The follow-up, "Proshai, Livushka," delivers the goods. Astoundingly dense with plot, character and detail, the episode exhibits both the (few) head-scratching flaws and (many) exhilarating highlights endemic to the prior season. The biggest blunder: an unforgivably cheesy scene between Tony and Livia in which they never appear in the same frame together and Livia utters nothing but stock phrases and makes her usual dismissive gestures. Either the shots of Marchand are outtakes from a previous episode or they were filmed months before the rest of the scene, but whatever the case, the result resembles nothing so much as The Trail of the Pink Panther, the Inspector Clouseau movie cobbled from the cutting room floor after Peter Sellers’ death. There are a few other lapses, too, such as a moment where Tony seems to forget his phone is bugged and the weirdly offhand introduction of a major new character.

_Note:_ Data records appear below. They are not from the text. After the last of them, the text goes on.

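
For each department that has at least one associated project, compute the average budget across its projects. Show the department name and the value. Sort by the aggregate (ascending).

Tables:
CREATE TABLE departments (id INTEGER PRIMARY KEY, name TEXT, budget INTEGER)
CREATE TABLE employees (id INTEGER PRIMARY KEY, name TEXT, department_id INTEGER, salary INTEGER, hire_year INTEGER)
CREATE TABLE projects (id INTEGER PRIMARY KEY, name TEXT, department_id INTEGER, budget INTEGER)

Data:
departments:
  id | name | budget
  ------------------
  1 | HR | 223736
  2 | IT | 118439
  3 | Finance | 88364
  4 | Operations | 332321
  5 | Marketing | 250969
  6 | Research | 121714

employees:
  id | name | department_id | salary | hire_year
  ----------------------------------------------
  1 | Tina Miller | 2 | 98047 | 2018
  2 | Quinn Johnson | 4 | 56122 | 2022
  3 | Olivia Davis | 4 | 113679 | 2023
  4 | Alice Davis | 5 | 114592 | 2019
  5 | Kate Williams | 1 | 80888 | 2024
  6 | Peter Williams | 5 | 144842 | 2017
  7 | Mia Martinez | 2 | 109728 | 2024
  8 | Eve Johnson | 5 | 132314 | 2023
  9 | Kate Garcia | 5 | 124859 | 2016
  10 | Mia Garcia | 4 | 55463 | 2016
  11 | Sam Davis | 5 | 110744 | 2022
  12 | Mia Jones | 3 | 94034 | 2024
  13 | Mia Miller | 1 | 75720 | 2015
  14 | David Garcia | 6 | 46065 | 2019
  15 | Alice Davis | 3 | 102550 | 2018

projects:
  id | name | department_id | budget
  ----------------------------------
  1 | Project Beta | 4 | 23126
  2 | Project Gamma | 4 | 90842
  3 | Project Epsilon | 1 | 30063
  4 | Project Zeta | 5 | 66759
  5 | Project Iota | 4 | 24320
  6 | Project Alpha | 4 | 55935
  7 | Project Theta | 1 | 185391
SELECT p.name, AVG(c.budget) AS avg_budget FROM projects c JOIN departments p ON c.department_id = p.id GROUP BY p.id, p.name ORDER BY avg_budget ASC

Execution result:
name | avg_budget
Operations | 48555.75
Marketing | 66759.00
HR | 107727.00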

But the payoff comes with the death of Livia, who gets the farewell she deserves – a wake for a woman nobody mourns. The deliriously awkward memorial service is an encapsulation of everything that makes The Sopranos so special, bringing together a mix of characters both major and minor, all of whom are expertly delineated and a joy to watch. There’s wisecracking Uncle Junior (Dominic Chianese) and his gentle giant of a henchman, Bobby Bacala (Steven R. Schirripa); inquisitive Italian import Furio (Federico Castelluccio) and well-meaning chef Artie Bucco (John Ventimiglia); goofball goombahs Silvio Dante (Steve Van Zandt) and Paulie Walnuts (Tony Sirico). It’s an embarrassment of riches, even with the loss of three major players from the previous season (one of whom makes a startling split-second appearance). But the rising stars to keep your eyes on this season are the Soprano offspring. There’s a shocking encounter early in "Proshai, Livushka" between Tony and a potential suitor of daughter Meadow, one that indicates David Chase has no plans to soften his characters as time goes on (the Archie Bunker syndrome). And as A.J. Soprano, Robert Iler shows signs of rivaling his TV dad in terms of erasing the line between actor and role. Iler’s A.J. is a frighteningly realistic troubled teen – there always seems to be something enormous and terrifying bubbling up inside him, and this may be the season it comes to the surface. As always, though, Gandolfini and Falco form the bedrock of the series, continually setting the bar for television acting higher as Tony and Carmela. Gandolfini finds exactly the right note for Tony’s mixed reaction to his mother’s death, and Carmela – well, if you enjoyed her kiss-off to Father Phil in season one, just wait until you get a load of her eulogy for Livia. The show’s dark heart may be dead, but The Sopranos is still alive and kicking.